Des citoyens dans l'attente d'actions concrètes...qu'ils ne perçoivent pas toujours
La transition énergétique apparaît comme un facteur déterminant de leur choix de vote aux municipales de 2026 pour 87% des Français – 32% en font même une priorité absolue. Un écart de 23 points sépare ainsi leurs attentes de la perception qu’en ont leurs élus qui ne sont que 64% à les anticiper. Les citoyens plébiscitent en particulier des actions concrètes telles que la valorisation énergétique des déchets (85%) et la création de réseaux de chaleur renouvelable (85% également).
Autre fossé entre élus et administrés : 92% des collectivités se déclarent actives ou très actives en matière de transition énergétique alors que seuls 41% des citoyens partagent ce sentiment et que 59% pensent que leur commune n’est pas engagée ou n’ont aucune opinion sur le sujet. "Ce fossé de perception de 51 points est largement dû à l'invisibilité des projets structurants (réseaux de chaleur, valorisation des déchets) dont l'action massive n'est pas convertie en capital politique", analysent Idex et Villes de France.

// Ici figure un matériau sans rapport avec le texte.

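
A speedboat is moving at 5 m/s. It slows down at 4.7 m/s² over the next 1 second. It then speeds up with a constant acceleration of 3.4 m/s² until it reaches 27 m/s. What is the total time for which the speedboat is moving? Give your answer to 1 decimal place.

8.9 s

Phase 1 (decelerating): v₀ = 5.00 m/s, a = -4.7 m/s².
v = v₀ + at = 5.00 + (-4.7)(1) = 0.300 m/s
Δx = v₀t + ½at² = 5.00·1 + 0.5·-4.7·1² = 2.65 m

Phase 2 (accelerating): v₀ = 0.300 m/s, a = 3.4 m/s².
v = v₀ + at → t = (27 − 0.300) / 3.4 = 7.85 s
v² = v₀² + 2aΔx → Δx = (27² − 0.300²)/(2·3.4) = 107 m
Total time = 1.00 + 7.85 = 8.85 s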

De fait, "à l’exception de la rénovation énergétique des bâtiments publics, dont 42% des Français ont connaissance, la quasi-totalité des autres chantiers demeure méconnue", observe Brice Teinturier. "Près de 4 Français sur 5 déclarent que rien n’a été entrepris ou ignorent si quelque chose a été fait dans leur commune concernant des initiatives aussi structurantes que l’installation de panneaux solaires sur la patrimoine public (67% de 'non' ou 'ne sait pas', la création d’un réseau de chaleur (77%) ou la valorisation énergétique des déchets (79%)", commente le directeur général délégué d’Ipsos qui note également que cette perception varie selon la taille de l’agglomération. Elle est la plus faible dans les communes rurales (31%) et augmente progressivement pour atteindre 47% dans les villes de 100.000 habitants et plus et 48% dans l’agglomération parisienne.
Le coût de l'énergie en tête des préoccupations
L’Observatoire met aussi en exergue la subordination de l’écologie à l’économie, avec un coût de l'énergie qui s’affirme comme préoccupation numéro un pour 72% des citoyens et 83% des élus. Le lien entre contrainte budgétaire et désengagement apparaît nettement : confrontés à la réduction des financements nationaux (comme le fonds vert), 69% des maires placent le besoin "d'aides financières plus importantes" en tête de leurs priorités, soulignant un point de rupture dans l'accélération de la transition, tandis que 57% des citoyens se disent bloqués par le coût trop élevé des travaux de rénovation. Face à la contrainte budgétaire, 77% des maires se disent "prêts à envisager davantage de partenariats entre public et privé" pour financer leurs projets.
Pour concilier impératif écologique et contrainte économique des ménages, les citoyens plébiscitent des solutions qui garantissent la stabilité financière. 68% des Français se disent ainsi intéressés par un raccordement à un réseau de chaleur renouvelable local, en se disant principalement motivés par des économies sur la facture (60%).
*Enquête citoyens réalisée par Ipsos auprès de 2.000 Français représentatifs de la population, interrogés du 16 au 18 juin 2025 et enquête élus et cadres territoriaux réalisée auprès de 502 responsables de collectivités à l’automne 2025.